Friday, June 26, 2009

After a Divorce Who Claims the Child as a Tax Exemption?

The appellate court in today's divorce decision of Canavan, Jr. vs. Canavan, restated two known maxims that every divorce lawyer and their client better remember: read the fine print and know the law. In the case of Michael and Elisabeth Canavan, Jr., the couple had a five year old daughter when they divorced in 2007. As part of their divorce settlement agreement, the child was to reside with her mother, Elisabeth. The parties could not agree on who was going to claim the child as a tax exemption so the issue was not addressed in their Property Settlement Agreement and final divorce judgment. Within a year of the divorce, the father went back to court to be able to claim the child as an exemption in alternating years. The trial court initially agreed with the father, then thereafter, reconsidered and sided with the mother. An appeal was filed and the appellate court reviewed the applicable divorce law and divorce settlement agreement. The court first identified that the IRS Code grants the custodial parent the exemption unless that parent waives the exemption. In this case, Elisabeth being the custodial parent never waived the exemption.
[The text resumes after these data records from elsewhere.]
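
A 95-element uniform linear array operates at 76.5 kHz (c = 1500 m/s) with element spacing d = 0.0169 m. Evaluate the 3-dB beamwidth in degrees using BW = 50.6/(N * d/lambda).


Step 1: lambda = 1500/76500 = 0.01961 m
Step 2: d/lambda = 0.0169/0.01961 = 0.8618
Step 3: BW = 50.6/(N * d/lambda) = 50.6/(95 * 0.8618) = 0.62

0.62 deg


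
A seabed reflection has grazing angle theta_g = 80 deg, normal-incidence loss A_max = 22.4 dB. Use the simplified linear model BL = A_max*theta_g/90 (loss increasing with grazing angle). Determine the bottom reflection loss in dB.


19.91 dB


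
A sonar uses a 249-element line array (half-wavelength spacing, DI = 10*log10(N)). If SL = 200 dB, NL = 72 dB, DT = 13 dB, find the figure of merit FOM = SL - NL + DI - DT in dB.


138.96 dB


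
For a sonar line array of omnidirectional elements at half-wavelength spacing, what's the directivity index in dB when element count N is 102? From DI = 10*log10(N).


DI = 10*log10(102) = 20.09

20.09 dB


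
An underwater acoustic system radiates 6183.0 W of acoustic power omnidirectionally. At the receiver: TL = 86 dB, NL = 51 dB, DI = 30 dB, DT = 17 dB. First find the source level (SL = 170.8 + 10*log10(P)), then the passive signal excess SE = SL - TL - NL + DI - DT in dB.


Step 1: SL = 170.8 + 10*log10(6183.0) = 208.71 dB
Step 2: SE = SL - TL - NL + DI - DT = 208.71 - 86 - 51 + 30 - 17 = 84.71

84.71 dB


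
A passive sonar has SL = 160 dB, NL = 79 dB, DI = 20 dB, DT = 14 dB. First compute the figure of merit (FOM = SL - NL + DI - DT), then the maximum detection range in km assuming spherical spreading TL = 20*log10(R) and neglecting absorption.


Step 1: FOM = SL - NL + DI - DT = 160 - 79 + 20 - 14 = 87 dB
Step 2: at max range FOM = TL = 20*log10(R), so R = 10^(87/20) = 22387.21 m = 22.39 km

22.39 km


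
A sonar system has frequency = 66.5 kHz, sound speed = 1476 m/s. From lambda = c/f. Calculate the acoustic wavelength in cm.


2.22 cm


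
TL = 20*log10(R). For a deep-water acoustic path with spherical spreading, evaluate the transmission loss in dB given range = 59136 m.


95.44 dB


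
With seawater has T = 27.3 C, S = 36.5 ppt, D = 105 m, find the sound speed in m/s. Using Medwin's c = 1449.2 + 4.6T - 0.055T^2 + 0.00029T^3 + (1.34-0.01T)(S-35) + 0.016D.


c = 1449.2 + 4.6*27.3 - 0.055*27.3^2 + 0.00029*27.3^3 + (1.34 - 0.01*27.3)*(36.5 - 35) + 0.016*105 = 1542.97

1542.97 m/s


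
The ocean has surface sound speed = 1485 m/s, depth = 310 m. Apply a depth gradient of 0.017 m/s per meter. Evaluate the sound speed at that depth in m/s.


c = 1485 + 0.017 * 310 = 1490.27

1490.27 m/s


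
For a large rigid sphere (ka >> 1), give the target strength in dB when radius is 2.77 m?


TS = 10*log10(2.77^2 / 4) = 10*log10(1.918225) = 2.83

2.83 dB


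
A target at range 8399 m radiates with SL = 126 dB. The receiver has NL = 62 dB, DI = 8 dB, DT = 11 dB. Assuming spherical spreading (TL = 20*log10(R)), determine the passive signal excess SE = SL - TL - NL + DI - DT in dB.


Step 1: TL = 20*log10(8399) = 78.48 dB
Step 2: SE = 126 - 78.48 - 62 + 8 - 11 = -17.48

-17.48 dB


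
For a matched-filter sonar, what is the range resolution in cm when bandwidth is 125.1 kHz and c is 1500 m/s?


0.6 cm


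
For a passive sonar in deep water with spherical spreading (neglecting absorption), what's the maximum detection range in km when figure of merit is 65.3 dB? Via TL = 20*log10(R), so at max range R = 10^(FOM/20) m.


At max range FOM = TL, so 20*log10(R) = 65.3
R = 10^(65.3/20) = 1840.77 m = 1.84 km

1.84 km


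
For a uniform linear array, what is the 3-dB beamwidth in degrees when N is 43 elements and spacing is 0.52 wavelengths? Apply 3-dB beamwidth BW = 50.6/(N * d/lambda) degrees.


BW = 50.6 / (43 * 0.52) = 50.6 / 22.36 = 2.26

2.26 deg


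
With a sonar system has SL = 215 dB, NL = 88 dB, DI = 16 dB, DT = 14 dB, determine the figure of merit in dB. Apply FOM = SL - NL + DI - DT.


FOM = SL - NL + DI - DT = 215 - 88 + 16 - 14 = 129

129 dB


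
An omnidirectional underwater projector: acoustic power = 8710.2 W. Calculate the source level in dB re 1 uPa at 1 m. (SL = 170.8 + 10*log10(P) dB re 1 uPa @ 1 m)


SL = 170.8 + 10*log10(8710.2) = 170.8 + 39.4 = 210.2

210.2 dB


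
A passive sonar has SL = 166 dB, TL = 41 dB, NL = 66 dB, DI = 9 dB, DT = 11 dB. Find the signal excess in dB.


SE = SL - TL - NL + DI - DT = 166 - 41 - 66 + 9 - 11 = 57

57 dB


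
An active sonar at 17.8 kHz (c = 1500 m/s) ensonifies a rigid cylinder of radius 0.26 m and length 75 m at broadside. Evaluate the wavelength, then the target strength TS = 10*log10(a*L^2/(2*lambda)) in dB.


Step 1: lambda = c/f = 1500/17800 = 0.08427 m
Step 2: TS = 10*log10(a*L^2/(2*lambda)) = 10*log10(0.26*75^2/(2*0.08427)) = 39.38

39.38 dB


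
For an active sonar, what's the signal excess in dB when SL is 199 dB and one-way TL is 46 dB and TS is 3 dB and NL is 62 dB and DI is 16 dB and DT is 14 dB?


SE = SL - 2*TL + TS - NL + DI - DT = 199 - 2*46 + (3) - 62 + 16 - 14 = 50

50 dB


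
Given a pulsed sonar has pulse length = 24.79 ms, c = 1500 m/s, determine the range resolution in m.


18.5925 m


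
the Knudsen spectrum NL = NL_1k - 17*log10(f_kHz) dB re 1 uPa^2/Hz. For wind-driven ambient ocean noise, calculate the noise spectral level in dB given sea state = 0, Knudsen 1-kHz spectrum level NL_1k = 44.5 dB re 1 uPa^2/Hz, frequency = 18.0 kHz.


NL = NL_1k - 17*log10(f_kHz) = 44.5 - 17*log10(18.0) = 44.5 - (21.34) = 23.16

23.16 dB


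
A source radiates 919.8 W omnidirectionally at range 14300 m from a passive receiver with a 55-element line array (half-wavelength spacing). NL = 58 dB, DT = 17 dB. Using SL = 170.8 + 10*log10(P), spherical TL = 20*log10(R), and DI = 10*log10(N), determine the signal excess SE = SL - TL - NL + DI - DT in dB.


Step 1: SL = 170.8 + 10*log10(919.8) = 200.44 dB
Step 2: TL = 20*log10(14300) = 83.11 dB
Step 3: DI = 10*log10(55) = 17.4 dB
Step 4: SE = SL - TL - NL + DI - DT = 200.44 - 83.11 - 58 + 17.4 - 17 = 59.73

59.73 dB


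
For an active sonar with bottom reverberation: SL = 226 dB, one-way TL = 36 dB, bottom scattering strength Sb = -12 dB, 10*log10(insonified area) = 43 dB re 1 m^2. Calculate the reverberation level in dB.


185 dB


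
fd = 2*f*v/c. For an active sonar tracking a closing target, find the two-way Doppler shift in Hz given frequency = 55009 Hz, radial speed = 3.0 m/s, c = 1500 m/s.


fd = 2*f*v/c = 2 * 55009 * 3.0 / 1500 = 220.04

220.04 Hz


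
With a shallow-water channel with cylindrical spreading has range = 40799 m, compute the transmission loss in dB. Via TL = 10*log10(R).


TL = 10*log10(40799) = 46.11

46.11 dB


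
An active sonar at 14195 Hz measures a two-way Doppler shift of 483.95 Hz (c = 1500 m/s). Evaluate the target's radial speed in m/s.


From fd = 2*f*v/c, v = c*fd/(2*f) = 1500 * 483.95 / (2*14195) = 25.57

25.57 m/s


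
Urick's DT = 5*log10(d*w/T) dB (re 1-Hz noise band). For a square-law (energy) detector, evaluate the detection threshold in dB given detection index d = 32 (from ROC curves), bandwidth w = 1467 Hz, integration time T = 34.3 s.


DT = 5*log10(d*w/T) = 5*log10(32 * 1467 / 34.3) = 5*log10(1368.63) = 15.68

15.68 dB


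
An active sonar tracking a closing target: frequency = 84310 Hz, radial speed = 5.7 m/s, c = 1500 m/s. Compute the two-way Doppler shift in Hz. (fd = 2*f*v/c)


fd = 2*f*v/c = 2 * 84310 * 5.7 / 1500 = 640.76

640.76 Hz


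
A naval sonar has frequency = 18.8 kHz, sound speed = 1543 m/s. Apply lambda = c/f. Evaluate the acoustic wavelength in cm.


lambda = c/f = 1543 / 18800 = 0.0821 m = 8.21 cm

8.21 cm


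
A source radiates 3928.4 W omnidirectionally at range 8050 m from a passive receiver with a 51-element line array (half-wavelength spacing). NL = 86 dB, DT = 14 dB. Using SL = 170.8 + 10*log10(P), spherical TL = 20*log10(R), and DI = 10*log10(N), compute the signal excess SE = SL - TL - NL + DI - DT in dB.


Step 1: SL = 170.8 + 10*log10(3928.4) = 206.74 dB
Step 2: TL = 20*log10(8050) = 78.12 dB
Step 3: DI = 10*log10(51) = 17.08 dB
Step 4: SE = SL - TL - NL + DI - DT = 206.74 - 78.12 - 86 + 17.08 - 14 = 45.7

45.7 dB


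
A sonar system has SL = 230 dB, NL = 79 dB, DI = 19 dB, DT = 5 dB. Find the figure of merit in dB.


FOM = SL - NL + DI - DT = 230 - 79 + 19 - 5 = 165

165 dB


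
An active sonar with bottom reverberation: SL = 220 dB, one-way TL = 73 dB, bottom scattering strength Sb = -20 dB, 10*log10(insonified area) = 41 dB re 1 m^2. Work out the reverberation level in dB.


RL = SL - 2*TL + Sb + 10*log10(A) = 220 - 2*73 + (-20) + 41 = 95

95 dB


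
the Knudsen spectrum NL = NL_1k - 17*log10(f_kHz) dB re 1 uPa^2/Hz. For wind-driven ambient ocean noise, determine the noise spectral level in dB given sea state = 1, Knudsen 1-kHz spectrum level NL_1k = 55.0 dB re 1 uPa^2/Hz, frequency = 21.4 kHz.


NL = NL_1k - 17*log10(f_kHz) = 55.0 - 17*log10(21.4) = 55.0 - (22.62) = 32.38

32.38 dB


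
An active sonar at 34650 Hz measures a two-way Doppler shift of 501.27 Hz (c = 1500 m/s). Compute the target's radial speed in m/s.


From fd = 2*f*v/c, v = c*fd/(2*f) = 1500 * 501.27 / (2*34650) = 10.85

10.85 m/s


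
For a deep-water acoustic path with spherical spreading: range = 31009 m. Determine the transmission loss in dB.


TL = 20*log10(31009) = 89.83

89.83 dB


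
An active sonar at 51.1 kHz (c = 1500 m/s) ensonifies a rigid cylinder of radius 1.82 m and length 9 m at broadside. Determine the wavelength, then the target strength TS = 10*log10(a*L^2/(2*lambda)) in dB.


Step 1: lambda = c/f = 1500/51100 = 0.02935 m
Step 2: TS = 10*log10(a*L^2/(2*lambda)) = 10*log10(1.82*9^2/(2*0.02935)) = 34.0

34.0 dB


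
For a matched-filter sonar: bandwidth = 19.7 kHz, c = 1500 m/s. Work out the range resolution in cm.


3.81 cm


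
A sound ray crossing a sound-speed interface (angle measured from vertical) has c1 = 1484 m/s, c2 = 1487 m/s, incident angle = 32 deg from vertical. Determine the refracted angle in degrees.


sin(theta2) = (c2/c1)*sin(theta1) = (1487/1484)*sin(32 deg) = 0.53099
theta2 = arcsin(0.53099) = 32.07

32.07 deg


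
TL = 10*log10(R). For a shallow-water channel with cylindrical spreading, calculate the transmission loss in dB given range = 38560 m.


TL = 10*log10(38560) = 45.86

45.86 dB


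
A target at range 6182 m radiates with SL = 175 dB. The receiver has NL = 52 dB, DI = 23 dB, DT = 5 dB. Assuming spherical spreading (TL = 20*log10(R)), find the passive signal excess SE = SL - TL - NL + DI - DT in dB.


Step 1: TL = 20*log10(6182) = 75.82 dB
Step 2: SE = 175 - 75.82 - 52 + 23 - 5 = 65.18

65.18 dB


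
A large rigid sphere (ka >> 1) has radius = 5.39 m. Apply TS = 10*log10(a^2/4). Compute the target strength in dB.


TS = 10*log10(5.39^2 / 4) = 10*log10(7.263025) = 8.61

8.61 dB


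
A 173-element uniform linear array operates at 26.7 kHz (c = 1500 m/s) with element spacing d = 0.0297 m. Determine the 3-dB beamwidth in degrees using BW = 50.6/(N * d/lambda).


Step 1: lambda = 1500/26700 = 0.05618 m
Step 2: d/lambda = 0.0297/0.05618 = 0.5287
Step 3: BW = 50.6/(N * d/lambda) = 50.6/(173 * 0.5287) = 0.55

0.55 deg


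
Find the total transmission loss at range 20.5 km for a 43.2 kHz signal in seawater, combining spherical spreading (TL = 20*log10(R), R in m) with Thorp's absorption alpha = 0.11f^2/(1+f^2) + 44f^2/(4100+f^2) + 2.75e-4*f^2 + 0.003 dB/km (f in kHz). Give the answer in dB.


Step 1 (Thorp): alpha = 0.11*1866.24/(1+1866.24) + 44*1866.24/(4100+1866.24) + 2.75e-4*1866.24 + 0.003 = 14.3894 dB/km
Step 2: TL_spread = 20*log10(20500) = 86.24 dB
Step 3: TL_abs = alpha*R = 14.3894 * 20.5 = 294.98 dB
Step 4: TL_total = 86.24 + 294.98 = 381.22

381.22 dB


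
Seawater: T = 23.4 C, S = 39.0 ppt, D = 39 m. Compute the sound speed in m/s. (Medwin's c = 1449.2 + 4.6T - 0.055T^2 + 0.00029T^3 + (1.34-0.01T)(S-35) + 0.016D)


c = 1449.2 + 4.6*23.4 - 0.055*23.4^2 + 0.00029*23.4^3 + (1.34 - 0.01*23.4)*(39.0 - 35) + 0.016*39 = 1535.49

1535.49 m/s


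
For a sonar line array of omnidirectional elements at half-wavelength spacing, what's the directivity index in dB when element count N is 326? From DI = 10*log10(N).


DI = 10*log10(326) = 25.13

25.13 dB


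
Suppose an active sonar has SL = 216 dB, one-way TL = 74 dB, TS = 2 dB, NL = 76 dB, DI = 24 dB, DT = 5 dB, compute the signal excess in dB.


13 dB


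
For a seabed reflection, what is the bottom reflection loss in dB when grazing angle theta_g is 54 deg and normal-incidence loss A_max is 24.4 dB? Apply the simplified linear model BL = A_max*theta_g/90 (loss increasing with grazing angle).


14.64 dB


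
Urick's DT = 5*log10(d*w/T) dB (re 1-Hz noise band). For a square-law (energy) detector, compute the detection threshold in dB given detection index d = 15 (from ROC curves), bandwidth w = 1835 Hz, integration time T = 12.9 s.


DT = 5*log10(d*w/T) = 5*log10(15 * 1835 / 12.9) = 5*log10(2133.72) = 16.65

16.65 dB


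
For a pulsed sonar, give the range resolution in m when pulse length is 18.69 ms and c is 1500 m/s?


dR = c*tau/2 = 1500 * 18.69e-3 / 2 = 14.0175

14.0175 m


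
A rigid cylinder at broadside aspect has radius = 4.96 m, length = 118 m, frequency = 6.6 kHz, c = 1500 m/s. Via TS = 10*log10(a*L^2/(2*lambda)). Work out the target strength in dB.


lambda = 1500/6600 = 0.22727 m
TS = 10*log10(4.96*118^2/(2*0.22727)) = 51.82

51.82 dB


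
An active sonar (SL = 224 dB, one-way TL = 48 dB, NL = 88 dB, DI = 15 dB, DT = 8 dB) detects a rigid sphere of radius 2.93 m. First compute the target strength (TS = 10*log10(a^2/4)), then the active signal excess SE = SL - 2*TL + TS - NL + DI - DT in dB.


Step 1: TS = 10*log10(2.93^2/4) = 3.32 dB
Step 2: SE = SL - 2*TL + TS - NL + DI - DT = 224 - 2*48 + (3.32) - 88 + 15 - 8 = 50.32

50.32 dB


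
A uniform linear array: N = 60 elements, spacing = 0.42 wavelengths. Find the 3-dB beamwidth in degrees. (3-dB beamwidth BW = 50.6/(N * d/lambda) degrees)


2.01 deg


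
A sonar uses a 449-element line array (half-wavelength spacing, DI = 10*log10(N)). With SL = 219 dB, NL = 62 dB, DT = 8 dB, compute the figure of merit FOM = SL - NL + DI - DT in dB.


175.52 dB


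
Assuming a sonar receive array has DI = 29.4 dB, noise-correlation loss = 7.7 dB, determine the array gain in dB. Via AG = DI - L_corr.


AG = DI - L_corr = 29.4 - 7.7 = 21.7

21.7 dB


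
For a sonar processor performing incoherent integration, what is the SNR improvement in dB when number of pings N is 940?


Gain = 5*log10(940) = 14.87

14.87 dB


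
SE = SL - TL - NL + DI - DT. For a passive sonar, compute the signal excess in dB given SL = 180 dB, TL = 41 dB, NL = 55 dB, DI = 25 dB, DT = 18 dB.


SE = SL - TL - NL + DI - DT = 180 - 41 - 55 + 25 - 18 = 91

91 dB


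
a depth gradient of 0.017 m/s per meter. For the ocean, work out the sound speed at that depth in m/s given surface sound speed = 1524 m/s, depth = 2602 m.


c = 1524 + 0.017 * 2602 = 1568.234

1568.234 m/s


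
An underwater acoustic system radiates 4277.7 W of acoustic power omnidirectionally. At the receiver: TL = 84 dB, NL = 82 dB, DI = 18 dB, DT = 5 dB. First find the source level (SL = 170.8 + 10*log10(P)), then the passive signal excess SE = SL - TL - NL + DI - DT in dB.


Step 1: SL = 170.8 + 10*log10(4277.7) = 207.11 dB
Step 2: SE = SL - TL - NL + DI - DT = 207.11 - 84 - 82 + 18 - 5 = 54.11

54.11 dB


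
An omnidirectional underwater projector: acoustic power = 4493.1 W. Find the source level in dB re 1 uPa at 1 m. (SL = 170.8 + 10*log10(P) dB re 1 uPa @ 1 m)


SL = 170.8 + 10*log10(4493.1) = 170.8 + 36.53 = 207.33

207.33 dB


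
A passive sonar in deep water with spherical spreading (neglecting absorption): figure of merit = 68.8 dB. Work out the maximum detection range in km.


At max range FOM = TL, so 20*log10(R) = 68.8
R = 10^(68.8/20) = 2754.23 m = 2.75 km

2.75 km


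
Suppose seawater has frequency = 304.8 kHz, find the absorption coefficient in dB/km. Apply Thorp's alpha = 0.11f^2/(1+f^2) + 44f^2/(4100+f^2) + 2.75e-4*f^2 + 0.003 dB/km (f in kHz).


f^2 = 92903.04
alpha = 0.11*92903.04/(1+92903.04) + 44*92903.04/(4100+92903.04) + 2.75e-4*92903.04 + 0.003 = 67.802

67.802 dB/km


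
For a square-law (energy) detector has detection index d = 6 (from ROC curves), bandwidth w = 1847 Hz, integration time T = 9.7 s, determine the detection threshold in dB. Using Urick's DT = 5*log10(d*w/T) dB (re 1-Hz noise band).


15.29 dB


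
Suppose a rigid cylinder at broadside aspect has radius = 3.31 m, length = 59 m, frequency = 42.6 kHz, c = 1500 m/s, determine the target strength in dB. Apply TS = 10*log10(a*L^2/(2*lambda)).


lambda = 1500/42600 = 0.03521 m
TS = 10*log10(3.31*59^2/(2*0.03521)) = 52.14

52.14 dB


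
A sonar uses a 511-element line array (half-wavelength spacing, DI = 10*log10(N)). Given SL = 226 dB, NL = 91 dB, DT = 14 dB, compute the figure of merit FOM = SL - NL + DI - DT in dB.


Step 1: DI = 10*log10(511) = 27.08 dB
Step 2: FOM = SL - NL + DI - DT = 226 - 91 + 27.08 - 14 = 148.08

148.08 dB


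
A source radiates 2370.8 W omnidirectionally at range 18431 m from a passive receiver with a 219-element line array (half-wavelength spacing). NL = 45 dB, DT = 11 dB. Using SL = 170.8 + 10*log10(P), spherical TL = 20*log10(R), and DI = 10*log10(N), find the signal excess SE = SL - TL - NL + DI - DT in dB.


86.64 dB


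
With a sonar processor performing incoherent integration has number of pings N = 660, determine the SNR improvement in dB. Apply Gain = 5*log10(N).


14.1 dB


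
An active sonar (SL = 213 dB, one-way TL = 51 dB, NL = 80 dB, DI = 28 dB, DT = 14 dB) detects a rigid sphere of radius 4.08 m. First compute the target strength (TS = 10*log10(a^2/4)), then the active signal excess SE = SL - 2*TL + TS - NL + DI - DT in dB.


Step 1: TS = 10*log10(4.08^2/4) = 6.19 dB
Step 2: SE = SL - 2*TL + TS - NL + DI - DT = 213 - 2*51 + (6.19) - 80 + 28 - 14 = 51.19

51.19 dB


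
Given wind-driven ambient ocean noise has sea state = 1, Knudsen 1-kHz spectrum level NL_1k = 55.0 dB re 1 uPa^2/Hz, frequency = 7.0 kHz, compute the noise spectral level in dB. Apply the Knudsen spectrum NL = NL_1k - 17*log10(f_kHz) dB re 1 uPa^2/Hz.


NL = NL_1k - 17*log10(f_kHz) = 55.0 - 17*log10(7.0) = 55.0 - (14.37) = 40.63

40.63 dB


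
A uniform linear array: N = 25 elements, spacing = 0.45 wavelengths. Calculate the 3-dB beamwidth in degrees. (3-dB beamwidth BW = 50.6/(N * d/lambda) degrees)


BW = 50.6 / (25 * 0.45) = 50.6 / 11.25 = 4.5

4.5 deg


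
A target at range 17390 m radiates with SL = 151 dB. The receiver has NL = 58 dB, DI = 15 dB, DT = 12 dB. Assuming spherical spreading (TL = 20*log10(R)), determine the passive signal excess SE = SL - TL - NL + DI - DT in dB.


Step 1: TL = 20*log10(17390) = 84.81 dB
Step 2: SE = 151 - 84.81 - 58 + 15 - 12 = 11.19

11.19 dB


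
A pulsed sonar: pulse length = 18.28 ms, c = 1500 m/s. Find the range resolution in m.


13.71 m


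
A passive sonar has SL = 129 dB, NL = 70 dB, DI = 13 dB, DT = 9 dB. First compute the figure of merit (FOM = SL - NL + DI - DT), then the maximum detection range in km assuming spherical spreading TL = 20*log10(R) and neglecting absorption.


Step 1: FOM = SL - NL + DI - DT = 129 - 70 + 13 - 9 = 63 dB
Step 2: at max range FOM = TL = 20*log10(R), so R = 10^(63/20) = 1412.54 m = 1.41 km

1.41 km


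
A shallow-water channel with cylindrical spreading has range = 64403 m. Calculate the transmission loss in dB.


48.09 dB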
The court then reviewed the couple's multi-page divorce settlement agreement which contained the clause, "no issues were unresolved in this matter and all issues pleaded and not proven are deemed abandoned." As a result of not resolving the issue and the insertion of this clause, Michael, the father, was thereafter precluded from seeking the exemption. The moral of the story, resolve all the issues before signing the agreement and always read the fine print. At Montclair Divorce Mediation, we ensure that the divorcing couple reads and understands the full divorce settlement agreement.

Thursday, June 25, 2009

Pets & Divorce

Who gets the family pet is an important topic to NJ divorcing couples. Although pet owners develop strong bonds with their pets, referring to them as their “babies”, N.J. judges are reluctant to deal with the custody of the pets. Often, judges felt it was a waste of court time and would not entertain the notion of hearing arguments of who better cared for the family dog. NJ Courts have traditionally considered pets as property and as such, they were only worth the value of economic replacement, similar to replacing a television or other object. However, in a divorce decision this year, the appellate court while still considering a pet as property likened the family dog to possible family heirloom status, whereby money can’t replace the full sentimental value attached to the pet. What this means is that the trial court will now have to deal with the family pet issue, but divorcing couples should not expect the court to consider custody issues. Rather, the NJ divorce court may value the pet greater than its simple economic value or force one person to give up the pet if the couple had a prior agreement. Couples can amicably resolve the pet issue along with other issues by divorce mediation rather than costly divorce litigation. At Montclair Divorce Mediation, couples discuss the various aspects of whether joint shared pet custody is best for them, the specific time sharing arrangements and costs are then incorporated into their divorce settlement agreement. The more that couples can agree on outside of court, the better it is for them and their family.